Ele começa com citação de Lessing: “Preguiçosos em tudo, menos no amor e no beber, menos na preguiça”, numa abordagem ao que chama de “um dogma desastroso”. Escreve: “uma estranha loucura apossa-se das classes operárias das nações onde impera a civilização capitalista. Esta loucura tem como consequência as misérias individuais e sociais que, há dois séculos, torturam a triste humanidade. Esta loucura é o amor pelo trabalho, a paixão moribunda pelo trabalho, levada até o esgotamento das forças vitais do indivíduo e sua prole”.

Critica a “santificação” do trabalho resultante dos ensinamentos da Igreja, reforçados pelos economistas e moralistas. Para afirmar: “Na sociedade capitalista, o trabalho é a causa de toda degeneração intelectual, de toda deformação orgânica”. Para Lafargue, os filósofos da antiguidade ensinavam o desprezo ao trabalho, esta degradação do homem livre.
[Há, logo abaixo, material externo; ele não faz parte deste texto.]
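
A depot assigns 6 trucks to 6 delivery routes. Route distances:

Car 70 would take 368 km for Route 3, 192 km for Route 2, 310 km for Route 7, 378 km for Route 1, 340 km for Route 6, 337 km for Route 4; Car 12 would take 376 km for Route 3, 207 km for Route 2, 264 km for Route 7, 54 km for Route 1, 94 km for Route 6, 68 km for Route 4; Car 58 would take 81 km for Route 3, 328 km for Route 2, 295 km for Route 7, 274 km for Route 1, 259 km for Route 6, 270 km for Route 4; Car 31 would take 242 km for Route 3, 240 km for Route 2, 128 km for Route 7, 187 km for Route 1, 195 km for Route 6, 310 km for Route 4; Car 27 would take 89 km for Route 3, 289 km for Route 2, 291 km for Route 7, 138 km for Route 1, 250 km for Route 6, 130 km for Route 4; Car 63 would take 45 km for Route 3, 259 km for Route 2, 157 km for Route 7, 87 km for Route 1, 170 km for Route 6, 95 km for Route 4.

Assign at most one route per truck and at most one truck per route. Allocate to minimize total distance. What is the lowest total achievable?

This is a one-to-one assignment (minimum-cost bipartite matching).
Optimal: Car 70→Route 2 (192 km), Car 12→Route 6 (94 km), Car 58→Route 3 (81 km), Car 31→Route 7 (128 km), Car 27→Route 4 (130 km), Car 63→Route 1 (87 km) — total 192+94+81+128+130+87 = 712 km.
Row-greedy (each truck in turn takes its cheapest remaining route) gives 755 km, worse by 43.

Minimum total: 712 km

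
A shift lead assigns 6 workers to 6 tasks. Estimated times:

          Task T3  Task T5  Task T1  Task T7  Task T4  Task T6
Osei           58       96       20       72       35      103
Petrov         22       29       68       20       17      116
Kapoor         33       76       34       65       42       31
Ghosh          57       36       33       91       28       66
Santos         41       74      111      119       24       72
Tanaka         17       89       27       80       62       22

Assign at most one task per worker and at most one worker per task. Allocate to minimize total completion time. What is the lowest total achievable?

Treat this as an assignment problem: match each worker to one task.
Optimal: Osei→Task T1 (20 min), Petrov→Task T7 (20 min), Kapoor→Task T6 (31 min), Ghosh→Task T5 (36 min), Santos→Task T4 (24 min), Tanaka→Task T3 (17 min) — total 20+20+31+36+24+17 = 148 min.
Column-greedy (each task in turn goes to its cheapest remaining worker) gives 221 min, worse by 73.
Next-best assignment: Osei→Task T1, Petrov→Task T7, Kapoor→Task T3, Ghosh→Task T5, Santos→Task T4, Tanaka→Task T6 = 155 min.

Minimum total: 148 min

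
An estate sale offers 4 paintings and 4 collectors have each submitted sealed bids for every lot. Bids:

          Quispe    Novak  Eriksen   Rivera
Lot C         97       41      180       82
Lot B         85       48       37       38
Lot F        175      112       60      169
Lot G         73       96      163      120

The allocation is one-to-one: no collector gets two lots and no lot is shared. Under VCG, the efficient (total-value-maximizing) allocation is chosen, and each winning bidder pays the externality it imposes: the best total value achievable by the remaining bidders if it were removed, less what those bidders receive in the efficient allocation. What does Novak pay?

Efficient allocation: Quispe→Lot B ($85), Novak→Lot G ($96), Eriksen→Lot C ($180), Rivera→Lot F ($169); total welfare W = $530.
Novak receives Lot G at value $96, so the others get W − 96 = $434.
Without Novak: best allocation of the remaining 3 bidders over all 4 lots is Quispe→Lot F ($175), Eriksen→Lot C ($180), Rivera→Lot G ($120), total $475.
VCG payment = (others' best without Novak) − (others' welfare with Novak) = 475 − 434 = $41.

Novak pays $41.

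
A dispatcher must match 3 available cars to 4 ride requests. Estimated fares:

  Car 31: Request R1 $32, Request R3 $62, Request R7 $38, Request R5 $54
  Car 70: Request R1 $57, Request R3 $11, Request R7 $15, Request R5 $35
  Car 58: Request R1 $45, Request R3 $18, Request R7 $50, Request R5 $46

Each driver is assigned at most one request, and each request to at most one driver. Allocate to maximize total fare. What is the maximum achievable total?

Optimal: Car 31→Request R3 ($62), Car 70→Request R1 ($57), Car 58→Request R7 ($50) — total 62+57+50 = $169.
Swapping Car 70↔Car 31 (Car 70→Request R3 $11, Car 31→Request R1 $32) loses 76.
No other one-to-one assignment exceeds $169.

Max total: $169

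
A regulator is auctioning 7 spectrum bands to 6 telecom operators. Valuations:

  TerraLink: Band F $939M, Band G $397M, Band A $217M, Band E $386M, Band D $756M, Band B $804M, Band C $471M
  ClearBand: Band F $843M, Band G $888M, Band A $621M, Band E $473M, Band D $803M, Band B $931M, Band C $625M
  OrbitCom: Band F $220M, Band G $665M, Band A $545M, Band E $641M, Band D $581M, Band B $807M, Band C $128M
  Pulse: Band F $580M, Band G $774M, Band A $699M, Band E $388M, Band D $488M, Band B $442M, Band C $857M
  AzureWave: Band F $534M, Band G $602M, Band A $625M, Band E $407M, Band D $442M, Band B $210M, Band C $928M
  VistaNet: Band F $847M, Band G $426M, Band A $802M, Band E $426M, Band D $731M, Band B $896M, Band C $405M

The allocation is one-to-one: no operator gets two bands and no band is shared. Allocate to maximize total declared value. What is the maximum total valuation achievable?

Optimal: TerraLink→Band F ($939M), ClearBand→Band D ($803M), OrbitCom→Band B ($807M), Pulse→Band G ($774M), AzureWave→Band C ($928M), VistaNet→Band A ($802M) — total 939+803+807+774+928+802 = $5053M.
Row-greedy (each operator in turn takes its best remaining band) gives $4748M, worse by 305.
Swapping ClearBand↔OrbitCom (ClearBand→Band B $931M, OrbitCom→Band D $581M) loses 98.

Maximum total: $5053M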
Os poetas cantavam a preguiça, verdadeiro presente dos deuses. E até Cristo, nos Evangelhos, teria pregado a preguiça: “Olhai os lírios do campo; eles não trabalham nem tecem. E, no entanto, nem Salomão, em toda sua glória, esteve tão brilhantemente vestido”. Invoca ainda provérbios espanhóis: “Descansar é saúde” ou “Descansar é a salvação”.

O trabalho seria uma estratégia para manter a humanidade sob freios e tacões impedientes de seu desabrochar. Lembra que Napoleão, em 5 de maio de 1807, em Osterode, proclamava: ‘Quanto mais meus povos trabalharem, menos vícios terão. Sou a autoridade e estou disposto a ordenar que aos domingos, após a hora dos ofícios religiosos, as lojas fiquem abertas e os operários trabalhem”.
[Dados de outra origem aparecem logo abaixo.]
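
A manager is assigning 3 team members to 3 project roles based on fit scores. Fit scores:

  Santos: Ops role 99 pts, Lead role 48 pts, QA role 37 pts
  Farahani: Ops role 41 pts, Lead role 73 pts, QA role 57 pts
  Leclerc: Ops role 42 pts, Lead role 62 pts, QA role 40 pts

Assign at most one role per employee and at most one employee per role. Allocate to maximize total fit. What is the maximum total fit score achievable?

Max total: 218 pts

This is a one-to-one assignment (maximum-weight bipartite matching).
Optimal: Santos→Ops role (99 pts), Farahani→QA role (57 pts), Leclerc→Lead role (62 pts) — total 99+57+62 = 218 pts.
Max-entry greedy (repeatedly take the single best remaining cell) gives 212 pts, worse by 6.
Swapping Leclerc↔Farahani (Leclerc→QA role 40 pts, Farahani→Lead role 73 pts) loses 6.
Every other assignment is strictly worse.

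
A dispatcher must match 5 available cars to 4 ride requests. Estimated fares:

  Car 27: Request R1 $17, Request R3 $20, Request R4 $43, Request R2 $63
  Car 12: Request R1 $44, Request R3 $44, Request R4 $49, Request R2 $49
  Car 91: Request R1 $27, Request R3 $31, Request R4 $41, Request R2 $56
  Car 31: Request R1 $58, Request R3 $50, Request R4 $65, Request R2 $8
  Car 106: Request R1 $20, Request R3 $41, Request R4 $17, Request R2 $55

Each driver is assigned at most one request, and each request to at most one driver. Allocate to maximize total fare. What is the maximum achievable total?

Max total: $213

This is the linear assignment problem.
Optimal: Car 12→Request R1 ($44), Car 106→Request R3 ($41), Car 31→Request R4 ($65), Car 27→Request R2 ($63) — total 44+41+65+63 = $213.
Column-greedy (each request in turn goes to its best remaining driver) gives $201, worse by 12.
Swapping Car 31↔Car 27 (Car 31→Request R2 $8, Car 27→Request R4 $43) loses 77.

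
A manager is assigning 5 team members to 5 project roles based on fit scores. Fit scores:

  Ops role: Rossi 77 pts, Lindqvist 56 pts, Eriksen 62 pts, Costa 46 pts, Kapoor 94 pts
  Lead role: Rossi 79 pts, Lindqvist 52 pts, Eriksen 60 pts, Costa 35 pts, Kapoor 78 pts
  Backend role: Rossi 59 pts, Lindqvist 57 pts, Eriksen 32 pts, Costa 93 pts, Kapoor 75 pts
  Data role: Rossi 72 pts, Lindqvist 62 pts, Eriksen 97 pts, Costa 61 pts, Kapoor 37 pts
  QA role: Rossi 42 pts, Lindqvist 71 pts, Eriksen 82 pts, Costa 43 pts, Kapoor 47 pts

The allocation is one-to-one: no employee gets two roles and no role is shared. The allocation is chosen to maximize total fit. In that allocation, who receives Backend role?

Costa receives Backend role.

Treat this as an assignment problem: match each employee to one role.
Optimal: Rossi→Lead role (79 pts), Lindqvist→QA role (71 pts), Eriksen→Data role (97 pts), Costa→Backend role (93 pts), Kapoor→Ops role (94 pts) — total 79+71+97+93+94 = 434 pts.
Checked against all permutations: 434 pts is optimal.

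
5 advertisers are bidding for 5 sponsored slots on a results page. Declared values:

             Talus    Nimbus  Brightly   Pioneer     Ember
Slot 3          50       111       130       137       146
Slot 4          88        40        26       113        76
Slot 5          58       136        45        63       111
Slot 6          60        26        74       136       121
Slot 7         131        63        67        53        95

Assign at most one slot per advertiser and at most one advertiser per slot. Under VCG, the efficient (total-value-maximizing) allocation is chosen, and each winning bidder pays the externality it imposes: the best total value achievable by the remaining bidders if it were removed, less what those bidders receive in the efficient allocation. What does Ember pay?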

Para que o horrendo vício da preguiça fosse extirpado, propunha-se prender os pobres nas “casas ideais do trabalho”, que se tornariam “casas do terror onde se teria de trabalhar catorze horas por dia, de modo que, excetuando-se o tempo das refeições, sobrariam doze horas inteiras de trabalho”. Para ele, o século XIX seria “o século do trabalho; na verdade, é o século da dor, da miséria e da corrupção”.

Condenava o trabalho infligido como verdadeiro castigo às mulheres e às crianças, assim como o credo reiterado pelos cultores do trabalho incessante: “trabalhem, trabalhem, proletários, para aumentar a riqueza social e suas misérias individuais; trabalhem, trabalhem para que, ficando mais pobres, tenham mais razões para trabalhar e tornarem-se miseráveis. Essa é a lei inexorável da produção capitalista”.
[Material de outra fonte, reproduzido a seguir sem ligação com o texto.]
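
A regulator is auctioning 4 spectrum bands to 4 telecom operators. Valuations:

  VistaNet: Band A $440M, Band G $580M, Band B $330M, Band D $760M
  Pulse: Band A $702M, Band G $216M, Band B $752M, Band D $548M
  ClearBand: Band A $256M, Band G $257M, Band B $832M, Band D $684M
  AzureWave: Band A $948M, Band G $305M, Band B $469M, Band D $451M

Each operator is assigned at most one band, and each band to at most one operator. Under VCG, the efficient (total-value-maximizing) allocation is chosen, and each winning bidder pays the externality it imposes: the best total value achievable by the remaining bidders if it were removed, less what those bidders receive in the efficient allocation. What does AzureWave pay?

AzureWave pays $278M.

Efficient allocation: VistaNet→Band G ($580M), Pulse→Band B ($752M), ClearBand→Band D ($684M), AzureWave→Band A ($948M); total welfare W = $2964M.
AzureWave receives Band A at value $948M, so the others get W − 948 = $2016M.
Without AzureWave: best allocation of the remaining 3 bidders over all 4 bands is VistaNet→Band D ($760M), Pulse→Band A ($702M), ClearBand→Band B ($832M), total $2294M.
VCG payment = (others' best without AzureWave) − (others' welfare with AzureWave) = 2294 − 2016 = $278M.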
Exaurido por verificar que suas teses não eram acolhidas, desencantado da vida, Lafargue praticou suicídio. Deixou um testamento político, publicado em “Le Socialiste”, em dezembro de 1911, do qual se extrai: “com a mente e o corpo sadios, mato-me antes que a impiedosa velhice, que me tira um a um os prazeres e as alegrias da vida e me despoja de minhas forças físicas e intelectuais, acabe por paralisar minhas energias e quebre minha vontade, fazendo de mim um peso para os outros e para mim mesmo”.

Não chegou a ver a concretização de seu ideal: a fruição do direito à preguiça. Domenico De Masi afirmou que o século XXI seria o do lazer, do ócio gratificante, pois as máquinas nos substituiriam. Não sei para quem! Embora idoso, continuo a trabalhar cada vez mais. Nunca usufruí do direito à preguiça!